This week I started on a course called the ‘self authoring suite’ and I’m working through my autobiography. In the process of remembering my earliest childhood memories I came across the fact that I used to be painfully shy. I was so terrified of making a mistake I wouldn’t say anything to strangers. I know this old fear has been holding me back in several areas and maybe that’s why I haven’t been keeping up with recording my metadata details. And perhaps my lack of action on finding dictation software to try other ways to deal with my numb fingers. Not a problem in every area of life, obviously, but enough that finding and untangling those knots might be really helpful for me.
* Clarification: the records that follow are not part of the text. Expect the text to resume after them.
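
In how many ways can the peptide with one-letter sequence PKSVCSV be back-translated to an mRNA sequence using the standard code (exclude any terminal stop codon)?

Pro: 4 codons.
Lys: 2 codons.
Ser: 6 codons.
Val: 4 codons.
Cys: 2 codons.
Ser: 6 codons.
Val: 4 codons.
4 × 2 × 6 × 4 × 2 × 6 × 4 = 9216.

9216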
Now this is where I start telling you to do as I say, not as I do when it comes to digital scrapbooking. I’ve taken literally thousands of photos but recorded precious little in the metadata or on the backs (for those older print photos.) Now I am struggling with holes in my memory. Oh phooey! It doesn’t help that I have a tendency to want to have all of my facts/materials/spellings perfect before actually starting. Did I mention my perfectionism or ‘borderline hoarding’ of craft supplies? Yeah, I might have a little bit of OCD going on. So if you’re not plugging your stories into your metadata yet why not? You already know what is special about those photos and what makes them precious to you. Go ahead and record that. Save something even if it’s not the whole story.
So here I am trying to do things I write about and I’m using these exhortations to motivate and energize myself to action. It’s a lot like how you learn another language. You have to actually speak, fail, gain corrections, and hone your skills by speaking with other speakers of that language. You can study all about a language but never speak a word of it. (Here’s the tie-in for all of my homeschool readers, by the way. Almost every subject is best taught/learned through experiences.) Your stories are precisely yours because they happened to you, or to someone you love. So who better to tell those stories?